II
Di certe
giustizie che 'l duca fece in Firenze per essere signore.
Avenne che il
dì di san Iacopo di luglio MCCCXLII, essendo molti Pratesi iti alla festa a
Pistoia, Ridolfo di meser Tegghia de' Pugliesi venne per entrare in Prato,
che·nn'era ribello, con forza degli Ubaldini e con Niccolò conte da Cerbaia, e
con certi suoi fedeli, nimici de' Guazalotri, e de' nostri contadini masnadieri
sbanditi in quantità di XL a cavallo e CCC a piè, che·lli dovea esere data
l'entrata della terra; e per sua sventura no·lli venne fatto, ma fu preso con
da XX nostri isbanditi andandosene per Mugello agli Ubaldini, e menato a
Firenze. Il duca lasciò i nostri isbanditi, di cui avea la giuridizione, e al
detto Ridolfo, che non gli era suddito né sbandito di Firenze, a torto gli fece
tagliare il capo; e questa fu la prima giustizia che fece in Firenze, onde
molto fu biasimato da' savi uomini di Firenze di crudeltà, e dissesi n'ebbe
moneta da' Guazalotri di Prato suoi nimici, overo il fece come dice il
proverbio di tiranni: “Chi a uno offende molti minaccia”. Apresso all'entrante
d'agosto fece pigliare meser Giovanni di Medici stato per lo nostro Comune
podestà in Lucca, e fecegli tagliare il capo, aponendoli (e fece confessare)

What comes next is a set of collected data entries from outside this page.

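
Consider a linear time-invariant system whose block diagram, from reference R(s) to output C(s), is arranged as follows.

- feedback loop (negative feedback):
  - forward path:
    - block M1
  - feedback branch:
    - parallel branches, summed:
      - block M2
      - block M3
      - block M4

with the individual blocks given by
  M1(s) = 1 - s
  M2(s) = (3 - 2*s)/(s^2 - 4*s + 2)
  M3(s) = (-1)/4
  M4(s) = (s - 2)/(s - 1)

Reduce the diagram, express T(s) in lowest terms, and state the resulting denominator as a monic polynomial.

First reduce the diagram to T(s).

1. combine M2, M3, M4 in parallel gives (3*s^3 - 27*s^2 + 54*s - 26)/(4*s^3 - 20*s^2 + 24*s - 8)
2. reduce the feedback loop with forward M1 and return (M2+M3+M4) gives (4*s^3 - 20*s^2 + 24*s - 8)/(3*s^3 - 31*s^2 + 70*s - 34)
Step 2 gives the fully reduced T(s), with no common factor left to cancel. The denominator's leading coefficient is 3, so divide each of its coefficients by 3 to get the monic form.

Answer: s^3 - 31*s^2/3 + 70*s/3 - 34/3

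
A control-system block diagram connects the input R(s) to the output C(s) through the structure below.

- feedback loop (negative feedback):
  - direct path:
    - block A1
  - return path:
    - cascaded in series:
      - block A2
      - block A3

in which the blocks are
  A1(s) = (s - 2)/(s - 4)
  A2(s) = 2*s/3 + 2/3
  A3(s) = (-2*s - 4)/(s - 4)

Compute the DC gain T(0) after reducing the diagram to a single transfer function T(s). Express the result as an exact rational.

1. reduce the series chain A2, A3; result (-4*s^2 - 12*s - 8)/(3*s - 12)
2. close the feedback loop around A1, (A2*A3); result (-3*s^2 + 18*s - 24)/(4*s^3 + s^2 + 8*s - 64)
The step-2 result is T(s). Setting s = 0: T(0) = -24/(-64) = 3/8.

Final answer: 3/8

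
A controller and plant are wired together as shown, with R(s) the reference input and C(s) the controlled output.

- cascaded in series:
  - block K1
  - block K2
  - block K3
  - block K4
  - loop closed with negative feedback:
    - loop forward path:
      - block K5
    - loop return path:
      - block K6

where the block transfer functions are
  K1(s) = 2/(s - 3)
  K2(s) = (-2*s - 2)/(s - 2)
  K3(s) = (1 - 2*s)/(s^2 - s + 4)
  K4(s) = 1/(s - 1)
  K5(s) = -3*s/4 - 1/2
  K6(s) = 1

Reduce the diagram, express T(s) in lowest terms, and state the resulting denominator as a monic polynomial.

[1] collapse the loop (K5 forward, K6 return) = (3*s + 2)/(3*s - 2)
[2] combine K1, K2, K3, K4, [K5/(1+K5*K6)] in series = (24*s^3 + 28*s^2 - 4*s - 8)/(3*s^6 - 23*s^5 + 77*s^4 - 165*s^3 + 232*s^2 - 172*s + 48)
That last expression is T(s), already simplified. Scaling its denominator by 1/3 (the reciprocal of the leading coefficient) yields the monic denominator.

Answer: s^6 - 23*s^5/3 + 77*s^4/3 - 55*s^3 + 232*s^2/3 - 172*s/3 + 16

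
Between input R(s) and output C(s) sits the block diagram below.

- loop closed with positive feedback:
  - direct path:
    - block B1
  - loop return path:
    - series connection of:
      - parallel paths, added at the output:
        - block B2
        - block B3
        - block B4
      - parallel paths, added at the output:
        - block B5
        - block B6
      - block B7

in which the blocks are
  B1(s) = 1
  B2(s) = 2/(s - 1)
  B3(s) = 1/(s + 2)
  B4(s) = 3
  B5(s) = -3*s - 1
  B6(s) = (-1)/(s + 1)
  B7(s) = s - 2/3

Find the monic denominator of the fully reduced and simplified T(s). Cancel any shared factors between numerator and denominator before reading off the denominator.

Step 1 - sum the parallel branches B2, B3, B4 = (3*s^2 + 6*s - 3)/(s^2 + s - 2)
Step 2 - parallel reduction of B5, B6 = (-3*s^2 - 4*s - 2)/(s + 1)
Step 3 - multiply (B2+B3+B4), (B5+B6), B7 (series) = (-9*s^5 - 24*s^4 - s^3 + 14*s^2 + 6*s - 4)/(s^3 + 2*s^2 - s - 2)
Step 4 - feedback reduction of B1, ((B2+B3+B4)*(B5+B6)*B7) = (s^3 + 2*s^2 - s - 2)/(9*s^5 + 24*s^4 + 2*s^3 - 12*s^2 - 7*s + 2)
The result of step 4 is T(s) in lowest terms. Its denominator has leading coefficient 9; dividing the denominator through by 9 makes it monic.

Final answer: s^5 + 8*s^4/3 + 2*s^3/9 - 4*s^2/3 - 7*s/9 + 2/9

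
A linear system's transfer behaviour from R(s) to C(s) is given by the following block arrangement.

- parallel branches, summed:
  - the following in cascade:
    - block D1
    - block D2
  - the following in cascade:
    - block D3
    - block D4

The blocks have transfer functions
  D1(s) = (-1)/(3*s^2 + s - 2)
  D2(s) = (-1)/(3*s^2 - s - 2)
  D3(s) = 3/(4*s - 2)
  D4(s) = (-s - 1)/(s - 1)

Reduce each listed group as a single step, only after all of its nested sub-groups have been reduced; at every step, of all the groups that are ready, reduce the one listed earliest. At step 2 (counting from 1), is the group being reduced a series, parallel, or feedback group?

(1) reduce the series chain D1, D2
(2) combine D3, D4 in series
(3) combine (D1*D2), (D3*D4) in parallel
At step 2 the group reduced is series.

Hence the answer: series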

che per danari avea lasciato fuggire di Lucca nel campo di Pisani meser Tarlato
d'Arezzo, cui avea in sua guardia; e i più dissero che non v'ebbe colpa, se non
di mala guardia. Apresso del detto mese d'agosto fece pigliare Guiglielmo
Altoviti stato per lo nostro Comune capitano d'Arezzo, e feceli tagliare il
capo, trovando per sua confessione per lui fatte molte baratterie, e alcuni
dissono fu procaccio e spendio di Tarlati d'Arezzo, i quali avea mandati presi
a Firenze, come è detto adietro; e a·cciò diamo in parte fede; e condannò uno
nipote di quello Guiglielmo e Matteo di Borgo stati inn-Arezzo e Castiglione
Aretino, ciascuno in D fiorini d'oro, per baratterie. Ancora fece pigliare
Naddo di Cenni di Naddo grande popolano, il quale era stato in Lucca camarlingo
sopra le masnade, e fecegli rimettere in camera del Comune IIIIm fiorini d'oro,
i quali si disse che con inganno avea avuti da' Pisani sotto falso trattato
tenuto co·lloro, e giurato sopra Corpus Domini di far loro compiere
l'accordo d'avere Lucca, quando Cenni di Naddo suo padre era priore di Firenze,
come toccammo nel quinto capitolo adietro. E oltre a·cciò gli fece rimettere in
camera fiorini IImD d'oro, i quali confessò avere guadagnati in Lucca nelle
paghe de' soldati e vittuaglia; e per grazia e prieghi di molti popolani gli
perdonò la vita, e prese da·llui mallevadori di fiorini Xm d'oro, e diegli i
confini a Perugia. E per simile modo fece rimettere in camera a Rosso di
Ricciardo de' Ricci, compagno e camarlingo del detto Naddo in Lucca, fiorini
IIImDCCC d'oro confessati avuti in sua parte, e guadagnati in Lucca sopra i
soldati e vittuaglia, e per simile modo per grandi prieghi perdonatogli la vita,
e messo in prigione per l'avere e per la persona.